The President of the North East Local Health Integration Network, Louise Paquette, is reviewing 2014. She says during the year, the LHIN met with those affected by it. They are looking into improving health care in our region, and created five key documents to do so. The LHIN also had two programs make the Minister’s Medal Honour Roll.
Check out the full blog from CEO Louise Paquette:
With one foot in the New Year, there’s a natural tendency to give a quick look back to the year one that is heading out the door. And I’ve got to say, that in my 30 plus years of public service… I’ve never been so busy! As a LHIN we’ve had an energizing year planning health care, funding innovative programs, and engaging with Northerners.
Our year started with a review of the “Act” that created the Local Health Integration Networks (LHINs). Sounds daunting? Sure. But it was also humbling to sit in that room with the tri-party panel and listen to some 30 Northerners share how the LHIN has affected their lives and their ideas on how health care in the region can be strengthened.
People like Sudbury Architect Jeff Perry who credited our “ability to address homegrown solutions” to advance projects, including a senior’s affordable and assisted living residence in Walden.

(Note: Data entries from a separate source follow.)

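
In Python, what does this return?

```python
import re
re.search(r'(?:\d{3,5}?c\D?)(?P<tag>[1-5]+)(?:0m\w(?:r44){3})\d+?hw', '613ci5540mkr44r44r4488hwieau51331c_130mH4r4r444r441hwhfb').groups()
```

('554',)

This matches 3 to 5 of a digit (lazy), then the literal 'c', then optionally a non-digit (non-capturing group); then one or more of a character in [1-5] (captured as 'tag'); then the literal '0m', then a word character, then the literal 'r44' repeated 3 times (non-capturing group); then one or more of a digit (lazy), then the literal 'hw'.
Unlike `match`, `search` isn't anchored — it looks for the pattern anywhere in the string.
The match spans [0:24] → '613ci5540mkr44r44r4488hw'.
Captured: group 1 = '554'.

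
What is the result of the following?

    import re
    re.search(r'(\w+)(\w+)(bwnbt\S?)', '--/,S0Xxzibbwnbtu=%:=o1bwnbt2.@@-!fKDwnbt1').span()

Pattern: one or more of a word character (captured); then one or more of a word character (captured); then the literal 'bw', then the literal 'nbt', then optionally a non-whitespace character (captured).
The match spans [4:17] → 'S0Xxzibbwnbtu'.

(4, 17)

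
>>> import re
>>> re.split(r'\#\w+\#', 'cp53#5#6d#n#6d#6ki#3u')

['cp53', '6d', '6d', '3u']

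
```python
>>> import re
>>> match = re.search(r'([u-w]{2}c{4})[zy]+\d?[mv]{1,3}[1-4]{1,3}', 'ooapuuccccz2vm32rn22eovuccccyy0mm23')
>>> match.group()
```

'uuccccz2vm32'

The match spans [4:16] → 'uuccccz2vm32'.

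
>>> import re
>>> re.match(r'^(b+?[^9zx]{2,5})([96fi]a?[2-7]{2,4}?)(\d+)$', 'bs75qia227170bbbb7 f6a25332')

None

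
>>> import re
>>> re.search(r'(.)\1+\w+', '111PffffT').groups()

('1',)

The match spans [0:9] → '111PffffT'.
Captured: group 1 = '1'.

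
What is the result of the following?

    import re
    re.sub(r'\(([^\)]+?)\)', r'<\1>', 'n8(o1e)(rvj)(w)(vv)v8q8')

`\1` in the replacement pulls in group 1's text for each match.

'n8<o1e><rvj><w><vv>v8q8'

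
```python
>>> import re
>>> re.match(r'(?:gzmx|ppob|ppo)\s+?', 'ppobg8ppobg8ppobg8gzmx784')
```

None

`match` is anchored at position 0; if the pattern doesn't fit there, it returns None.
Here the string doesn't start with a match, so the call returns None.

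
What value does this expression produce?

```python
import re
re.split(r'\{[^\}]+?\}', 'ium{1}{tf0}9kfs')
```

Matches to split on: at [3:6] → '{1}'; at [6:11] → '{tf0}'.
Splitting on the pattern gives 3 pieces.

['ium', '', '9kfs']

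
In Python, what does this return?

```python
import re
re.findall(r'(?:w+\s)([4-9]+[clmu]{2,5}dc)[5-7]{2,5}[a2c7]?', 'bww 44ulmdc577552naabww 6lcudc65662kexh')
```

The pattern matches one or more of the literal 'w', then whitespace (non-capturing group); then one or more of a character in [4-9], then 2 to 5 of one of [clmu], then the literal 'dc' (captured); then 2 to 5 of a character in [5-7], then optionally one of [a2c7].
Matches: at [1:17] match 'ww 44ulmdc577552', group 1 = '44ulmdc'; at [21:35] match 'ww 6lcudc65662', group 1 = '6lcudc'.
Because there's exactly one group, `findall` drops the full match and keeps group 1 from each hit.

['44ulmdc', '6lcudc']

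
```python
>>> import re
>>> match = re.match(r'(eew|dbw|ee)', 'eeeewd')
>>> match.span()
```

(0, 2)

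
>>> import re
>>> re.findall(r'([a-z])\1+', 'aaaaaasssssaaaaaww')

['a', 's', 'a', 'w']

The backreference `\1` re-matches whatever the first group consumed, character for character.
Matches: at [0:6] match 'aaaaaa', group 1 = 'a'; at [6:11] match 'sssss', group 1 = 's'; at [11:16] match 'aaaaa', group 1 = 'a'; at [16:18] match 'ww', group 1 = 'w'.
`findall` collects group 1 from each match (4 total).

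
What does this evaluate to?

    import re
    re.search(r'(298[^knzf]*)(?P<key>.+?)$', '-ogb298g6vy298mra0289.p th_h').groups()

This matches the literal '298', then zero or more of any character except [knzf] (captured); then one or more of any character (lazy) (captured as 'key'); then anchored at the end.
`re.search` tries every starting position until one works.
The match spans [4:28] → '298g6vy298mra0289.p th_h'.
Captured: group 1 = '298g6vy298mra0289.p th_', group 2 = 'h'.

('298g6vy298mra0289.p th_', 'h')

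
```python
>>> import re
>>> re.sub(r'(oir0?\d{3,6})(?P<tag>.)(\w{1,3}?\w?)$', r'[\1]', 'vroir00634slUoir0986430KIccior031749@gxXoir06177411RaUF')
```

`\1` in the replacement pulls in group 1's text for each match.

'vroir00634slUoir0986430KIccior031749@gxX[oir0617741]'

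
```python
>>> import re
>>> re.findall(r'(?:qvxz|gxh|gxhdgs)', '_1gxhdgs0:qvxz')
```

['gxh', 'qvxz']

`|` is ordered: at each position the engine commits to the first alternative that works.
No capturing groups, so `findall` returns the 2 full match strings.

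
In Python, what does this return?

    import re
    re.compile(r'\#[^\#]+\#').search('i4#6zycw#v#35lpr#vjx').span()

(2, 9)

`re.search` tries every starting position until one works.
The match spans [2:9] → '#6zycw#'.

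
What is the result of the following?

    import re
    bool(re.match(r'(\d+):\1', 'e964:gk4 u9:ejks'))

False

`re.match` only tries the pattern at the start of the string.
Here position 0 doesn't satisfy it, so the call returns None, and `bool(None)` is False.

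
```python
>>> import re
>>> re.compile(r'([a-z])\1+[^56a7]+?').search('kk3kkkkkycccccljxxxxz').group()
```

`\1` has to match the exact text group 1 already captured.
Unlike `match`, `search` isn't anchored — it looks for the pattern anywhere in the string.
The match spans [0:3] → 'kk3'.
Captured: group 1 = 'k'.

'kk3'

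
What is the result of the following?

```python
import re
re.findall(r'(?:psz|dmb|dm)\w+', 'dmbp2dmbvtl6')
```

['dmbp2dmbvtl6']

Scanning left to right: at [0:12] → 'dmbp2dmbvtl6'.
With no groups in the pattern, `findall` gives back each whole match — 1 here.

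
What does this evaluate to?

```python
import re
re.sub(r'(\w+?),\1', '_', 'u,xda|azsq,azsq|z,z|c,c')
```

`\1` is not a pattern — it's the concrete string captured by group 1, re-applied verbatim.
`sub` substitutes '_' at each match site.

'u,xda|_|_|_'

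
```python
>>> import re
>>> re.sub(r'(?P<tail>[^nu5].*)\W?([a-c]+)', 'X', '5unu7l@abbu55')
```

Each match is replaced by 'X'.

'5unuXu55'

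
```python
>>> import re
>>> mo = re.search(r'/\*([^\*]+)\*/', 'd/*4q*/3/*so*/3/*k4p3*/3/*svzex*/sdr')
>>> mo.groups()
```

('4q',)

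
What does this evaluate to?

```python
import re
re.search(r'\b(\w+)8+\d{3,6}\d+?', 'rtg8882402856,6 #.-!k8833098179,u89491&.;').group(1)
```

The pattern matches a word boundary (`\b`, zero-width); then one or more of a word character (captured); then one or more of a literal '8', then 3 to 6 of a digit, then one or more of a digit (lazy).
`re.search` tries every starting position until one works.
The match spans [0:13] → 'rtg8882402856'.
Captured: group 1 = 'rtg88'.

'rtg88'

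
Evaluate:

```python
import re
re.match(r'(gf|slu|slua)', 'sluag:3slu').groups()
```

('slu',)

The match spans [0:3] → 'slu'.
Captured: group 1 = 'slu'.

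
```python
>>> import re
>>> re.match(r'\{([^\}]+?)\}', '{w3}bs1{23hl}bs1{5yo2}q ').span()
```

(0, 4)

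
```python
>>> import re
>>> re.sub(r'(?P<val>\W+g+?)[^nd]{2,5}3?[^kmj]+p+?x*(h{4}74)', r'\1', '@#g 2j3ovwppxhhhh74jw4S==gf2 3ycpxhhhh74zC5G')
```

'@#gjw4S==gzC5G'

This matches one or more of a non-word character, then one or more of a literal 'g' (lazy) (captured as 'val'); then 2 to 5 of any character except [nd], then optionally the literal '3'; then one or more of any character except [kmj], then one or more of the literal 'p' (lazy), then zero or more of the literal 'x'; then exactly 4 of a literal 'h', then the literal '74' (captured).
Each match is replaced using the text its own group 1 captured.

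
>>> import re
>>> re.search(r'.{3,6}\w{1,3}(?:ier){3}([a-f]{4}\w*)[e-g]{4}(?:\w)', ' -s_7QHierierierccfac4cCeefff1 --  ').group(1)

'ccfac4cCe'

The match spans [0:30] → ' -s_7QHierierierccfac4cCeefff1'.
Captured: group 1 = 'ccfac4cCe'.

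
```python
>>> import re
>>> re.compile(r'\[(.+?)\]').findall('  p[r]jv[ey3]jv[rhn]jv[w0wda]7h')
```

['r', 'ey3', 'rhn', 'w0wda']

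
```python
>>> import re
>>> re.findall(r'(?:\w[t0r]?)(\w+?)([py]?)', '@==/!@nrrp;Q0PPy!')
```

[('r', 'p'), ('P', ''), ('y', '')]

The `?` after the quantifier makes it lazy — it takes as little as possible before letting the rest of the pattern try.
Multiple groups make `findall` return tuples — one 2-tuple for each match.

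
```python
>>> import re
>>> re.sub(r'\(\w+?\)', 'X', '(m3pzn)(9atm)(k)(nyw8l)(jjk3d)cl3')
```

Matches: at [0:7] → '(m3pzn)'; at [7:13] → '(9atm)'; at [13:16] → '(k)'; at [16:23] → '(nyw8l)'; at [23:30] → '(jjk3d)'.
Each match is replaced by 'X'.

'XXXXXcl3'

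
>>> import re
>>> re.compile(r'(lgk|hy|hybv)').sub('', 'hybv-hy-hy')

Alternation isn't longest-match — the leftmost alternative that fits at this position is chosen.
Matches: at [0:2] → 'hy'; at [5:7] → 'hy'; at [8:10] → 'hy'.
Every occurrence is swapped for ''.

'bv--'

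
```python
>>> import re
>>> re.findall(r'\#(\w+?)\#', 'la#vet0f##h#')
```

['vet0f', 'h']

Matches: at [2:9] match '#vet0f#', group 1 = 'vet0f'; at [9:12] match '#h#', group 1 = 'h'.
`findall` collects group 1 from each match (2 total).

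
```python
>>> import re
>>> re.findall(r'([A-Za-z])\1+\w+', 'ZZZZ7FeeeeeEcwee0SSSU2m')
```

['Z']

A backreference is literal: `\1` must see the identical characters the first group matched.
Scanning left to right: at [0:23] match 'ZZZZ7FeeeeeEcwee0SSSU2m', group 1 = 'Z'.
`findall` collects group 1 from the one match (1 total).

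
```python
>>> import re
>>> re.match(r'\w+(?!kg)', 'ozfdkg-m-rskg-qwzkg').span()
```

(0, 6)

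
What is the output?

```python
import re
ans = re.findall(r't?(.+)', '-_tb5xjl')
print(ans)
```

['-_tb5xjl']

Pattern: optionally a literal 't'; then one or more of any character (captured).
Matches: at [0:8] match '-_tb5xjl', group 1 = '-_tb5xjl'.
Because there's exactly one group, `findall` drops the full match and keeps group 1 from the one hit.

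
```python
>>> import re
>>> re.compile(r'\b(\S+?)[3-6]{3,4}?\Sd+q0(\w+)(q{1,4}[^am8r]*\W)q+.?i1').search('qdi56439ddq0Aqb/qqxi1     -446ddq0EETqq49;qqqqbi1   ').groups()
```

This matches a word boundary (`\b`, zero-width); then one or more of a non-whitespace character (lazy) (captured); then 3 to 4 of a character in [3-6] (lazy), then a non-whitespace character; then one or more of the literal 'd', then the literal 'q0'; then one or more of a word character (captured); then 1 to 4 of a literal 'q', then zero or more of any character except [am8r], then a non-word character (captured); then one or more of the literal 'q', then optionally any character, then the literal 'i1'.
With the lazy modifier that quantifier settles for the fewest repetitions that let the rest of the pattern succeed (the atoms after it are unaffected and can still be greedy).
`search` walks the string left to right and returns the first match it finds.
The match spans [0:49] → 'qdi56439ddq0Aqb/qqxi1     -446ddq0EETqq49;qqqqbi1'.
Captured: group 1 = 'qdi', group 2 = 'A', group 3 = 'qb/qqxi1     -446ddq0EETqq49;'.

('qdi', 'A', 'qb/qqxi1     -446ddq0EETqq49;')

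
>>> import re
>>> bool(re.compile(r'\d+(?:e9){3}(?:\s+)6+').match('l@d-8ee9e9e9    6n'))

The pattern matches one or more of a digit, then the literal 'e9' repeated 3 times; then one or more of whitespace (non-capturing group); then one or more of a literal '6'.
`match` is anchored at position 0; if the pattern doesn't fit there, it returns None.
Here the string doesn't start with a match, so the call returns None, and `bool(None)` is False.

False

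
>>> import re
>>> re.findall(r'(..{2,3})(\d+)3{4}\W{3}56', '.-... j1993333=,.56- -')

[('.. j', '199')]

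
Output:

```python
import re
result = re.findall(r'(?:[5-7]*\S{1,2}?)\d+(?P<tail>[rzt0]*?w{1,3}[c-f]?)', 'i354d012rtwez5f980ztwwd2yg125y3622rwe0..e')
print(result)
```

['rtwe', 'ztwwd', 'rwe']

This matches zero or more of a character in [5-7], then 1 to 2 of a non-whitespace character (lazy) (non-capturing group); then one or more of a digit; then zero or more of one of [rzt0] (lazy), then 1 to 3 of a literal 'w', then optionally a character in [c-f] (captured as 'tail').
Walking the string: at [2:12] match '54d012rtwe', group 1 = 'rtwe'; at [13:23] match '5f980ztwwd', group 1 = 'ztwwd'; at [28:37] match '5y3622rwe', group 1 = 'rwe'.
With a single group, `findall` returns only what that group captured — 3 items.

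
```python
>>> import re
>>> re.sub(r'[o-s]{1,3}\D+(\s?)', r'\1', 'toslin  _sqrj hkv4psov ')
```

The pattern matches 1 to 3 of a character in [o-s], then one or more of a non-digit; then optionally whitespace (captured).
Matches: at [1:17] → 'oslin  _sqrj hkv'; at [18:23] → 'psov '.
The replacement refers to a captured group, so each match is rewritten using its own captured text.

't4'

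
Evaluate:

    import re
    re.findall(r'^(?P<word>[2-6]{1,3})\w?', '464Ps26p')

['464']

Pattern: anchored at the start of the string; then 1 to 3 of a character in [2-6] (captured as 'word'); then optionally a word character.
Matches: at [0:4] match '464P', group 1 = '464'.
`findall` collects group 1 from the one match (1 total).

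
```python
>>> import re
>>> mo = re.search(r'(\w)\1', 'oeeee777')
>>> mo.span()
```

(1, 3)

A backreference is literal: `\1` must see the identical characters the first group matched.
`re.search` tries every starting position until one works.
The match spans [1:3] → 'ee'.
Captured: group 1 = 'e'.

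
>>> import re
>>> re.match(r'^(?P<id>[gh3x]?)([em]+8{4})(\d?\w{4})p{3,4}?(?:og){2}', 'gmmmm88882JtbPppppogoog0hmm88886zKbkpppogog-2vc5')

None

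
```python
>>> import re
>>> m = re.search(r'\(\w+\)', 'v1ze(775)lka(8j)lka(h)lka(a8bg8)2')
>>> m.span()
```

`re.search` scans for the first position where the pattern succeeds.
The match spans [4:9] → '(775)'.

(4, 9)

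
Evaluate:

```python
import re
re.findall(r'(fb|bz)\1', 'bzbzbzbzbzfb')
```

['bz', 'bz']

The backreference `\1` re-matches whatever the first group consumed, character for character.
Scanning left to right: at [0:4] match 'bzbz', group 1 = 'bz'; at [4:8] match 'bzbz', group 1 = 'bz'.
`findall` collects group 1 from each match (2 total).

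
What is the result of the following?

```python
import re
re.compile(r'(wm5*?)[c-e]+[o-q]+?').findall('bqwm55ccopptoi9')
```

Because there's exactly one group, `findall` drops the full match and keeps group 1 from the one hit.

['wm55']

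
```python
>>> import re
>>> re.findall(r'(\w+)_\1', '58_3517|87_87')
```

The backreference `\1` re-matches whatever the first group consumed, character for character.
Walking the string: at [8:13] match '87_87', group 1 = '87'.
`findall` collects group 1 from the one match (1 total).

['87']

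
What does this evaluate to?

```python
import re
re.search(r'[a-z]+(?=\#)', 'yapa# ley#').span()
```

The lookaround is zero-width — it requires the adjacent text to match without consuming it, so the asserted text isn't part of the match.
`re.search` scans for the first position where the pattern succeeds.
The match spans [0:4] → 'yapa'.

(0, 4)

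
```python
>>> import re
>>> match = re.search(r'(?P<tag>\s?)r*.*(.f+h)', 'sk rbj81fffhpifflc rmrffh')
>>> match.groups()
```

('', 'ffh')

The pattern matches optionally whitespace (captured as 'tag'); then zero or more of a literal 'r'; then zero or more of any character; then any character, then one or more of the literal 'f', then the literal 'h' (captured).
`re.search` tries every starting position until one works.
The match spans [0:25] → 'sk rbj81fffhpifflc rmrffh'.
Captured: group 1 = '', group 2 = 'ffh'.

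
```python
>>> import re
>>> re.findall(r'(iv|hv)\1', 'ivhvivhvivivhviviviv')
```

The backreference `\1` re-matches whatever the first group consumed, character for character.
Scanning left to right: at [8:12] match 'iviv', group 1 = 'iv'; at [14:18] match 'iviv', group 1 = 'iv'.
`findall` collects group 1 from each match (2 total).

['iv', 'iv']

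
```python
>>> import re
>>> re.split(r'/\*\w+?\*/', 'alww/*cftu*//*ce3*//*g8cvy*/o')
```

['alww', '', '', 'o']

`split` removes every match and returns the 4 fragments in between.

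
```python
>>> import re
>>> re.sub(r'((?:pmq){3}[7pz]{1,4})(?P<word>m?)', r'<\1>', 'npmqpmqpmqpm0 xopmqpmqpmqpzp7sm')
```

'n<pmqpmqpmqp>0 xo<pmqpmqpmqpzp7>sm'

Pattern: the literal 'pmq' repeated 3 times, then 1 to 4 of one of [7pz] (captured); then optionally a literal 'm' (captured as 'word').
Matches: at [1:12] → 'pmqpmqpmqpm'; at [16:29] → 'pmqpmqpmqpzp7'.
`\1` in the replacement pulls in group 1's text for each match.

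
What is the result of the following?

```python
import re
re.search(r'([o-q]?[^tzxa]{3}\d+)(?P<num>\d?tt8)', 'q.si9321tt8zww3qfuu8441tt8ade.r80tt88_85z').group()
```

'q.si9321tt8'

The pattern matches optionally a character in [o-q], then exactly 3 of any character except [tzxa], then one or more of a digit (captured); then optionally a digit, then the literal 'tt8' (captured as 'num').
The match spans [0:11] → 'q.si9321tt8'.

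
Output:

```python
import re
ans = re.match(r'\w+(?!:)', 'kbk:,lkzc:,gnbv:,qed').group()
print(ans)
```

The negative lookaround is zero-width — it rules out positions where the adjacent text would match, without consuming anything.
With `match`, the pattern is implicitly anchored at the beginning.
The match spans [0:2] → 'kb'.

kb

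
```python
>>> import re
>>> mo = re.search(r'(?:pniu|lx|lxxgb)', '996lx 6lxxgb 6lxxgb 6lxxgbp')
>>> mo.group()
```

'lx'

The match spans [3:5] → 'lx'.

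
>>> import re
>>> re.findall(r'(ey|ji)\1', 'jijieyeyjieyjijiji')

['ji', 'ey', 'ji']

`\1` is not a pattern — it's the concrete string captured by group 1, re-applied verbatim.
One capturing group, so `findall` returns just the captured substring from each match — 3 in all.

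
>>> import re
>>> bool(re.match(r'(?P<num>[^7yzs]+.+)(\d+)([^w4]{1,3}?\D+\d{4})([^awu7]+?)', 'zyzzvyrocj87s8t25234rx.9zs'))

`match` is anchored at position 0; if the pattern doesn't fit there, it returns None.
Here the string doesn't start with a match, so the call returns None, and `bool(None)` is False.

False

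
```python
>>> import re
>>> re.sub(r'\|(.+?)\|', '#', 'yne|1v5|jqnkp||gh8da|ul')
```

'yne#jqnkp#ul'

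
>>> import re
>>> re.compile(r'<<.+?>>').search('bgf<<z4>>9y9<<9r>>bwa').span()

(3, 9)

Lazy quantifiers expand one character at a time until the remainder of the pattern can match.
`re.search` tries every starting position until one works.
The match spans [3:9] → '<<z4>>'.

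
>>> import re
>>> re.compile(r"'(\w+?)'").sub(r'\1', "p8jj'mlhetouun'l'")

"p8jjmlhetouunl'"

Matches: at [4:15] → "'mlhetouun'".
Each match is replaced using the text its own group 1 captured.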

Or Janet Fathers, an RN with Noojmowin Teg Health Centre on Manitoulin Island who said: “I can honestly say the North East LHIN has listened and heard. They have paid attention in a way that has impacted our programs and care to make a difference where it really counts in the lives of our clients.”
This year, we’ve found new ways to listen to Northerners including hosting two patient engagement forums with the Change Foundation. Held in both North Bay and Sault Ste. Marie, the forums brought health service providers, clients and patients together to share their experiences with the health care system and to learn from one another about how to build a more patient-centred system of care.
People like Louis Bird, an elder from Peawanuck, who spoke about the need for health care professionals to learn about First Nations communities before treating people’s physical ailments. A sentiment also echoed by Barbara Nolan, a client of the Baawaating Family Health Team in the Algoma, who said: “A person is so much more than a disease or a health care issue. It’s someone with cultural needs and beliefs.”
Fernande LeClair, of Sault Ste. Marie, spoke about the need for bilingual health care services and the misunderstandings that can arise: “The next time you have ‘mal au coeur,’ don’t tell the physician you have a sore heart because you may end up with oxygen and hooked up to a heart monitor instead of getting a garbage can to relieve your upset stomach!”
On the planning front, there are five key documents that came out of our LHIN this year:
- A Clinical Services Review, realigning services at our 25 hospitals so that care provided to Northerners is more standardized across the region
- A Vision Care Plan for the North East Region so that we can ensure best practices are shared and implemented for eye care.
- A plan to improve non-urgent transportation of patients between hospitals and home, when fully implemented will reduce wait times by more than 60%.
- A publication chronicling the history and transformation of our 20 Community Hospitals that looks to future opportunities for these institutions to better meet the needs of their residents.
- A Capacity Analysis of the North East CCAC recommending 16 ways to ensure this key provider of home and community care can continue to meet the increasing needs of Northerners as we age. Implementation is well underway.
And two of our innovative LHIN-funded programs made the Minister’s Medal Honour Roll!
- The Priority Assistance to Transition Home (PATH) program, which helps frail seniors transition home safely avoiding unnecessary trips back to hospital. It’s delivered by the Canadian Red Cross in Sudbury, North Bay, Sault Ste. Marie, Timmins and Espanola, as well as by The Friends in Parry Sound. Already PATH has helped more than 1260 seniors home safely, with the medications and groceries they need to recover, as well as linked in to support services in the community.
- North East Specialized Geriatric Service’s Clinic to help elders in Fort Albany. Working with partners including Weeneebayko Area Health Authority and Peetabek Health Services, it developed a culturally appropriate screening tool and assessed 33 seniors, creating individualized care plans for each of them with plans to return this coming year.
When I think back on the past year, the words of Charles Ketter, a retired Sudbury teacher and lung cancer patient, come to mind. At one of our patient engagement forums, he said: “Have I seen change? Yes. Have I seen enough change? No. Are we headed in the right direction? Yes.”
Wishing you a wonderful remainder of the holiday season and a wonderful new year.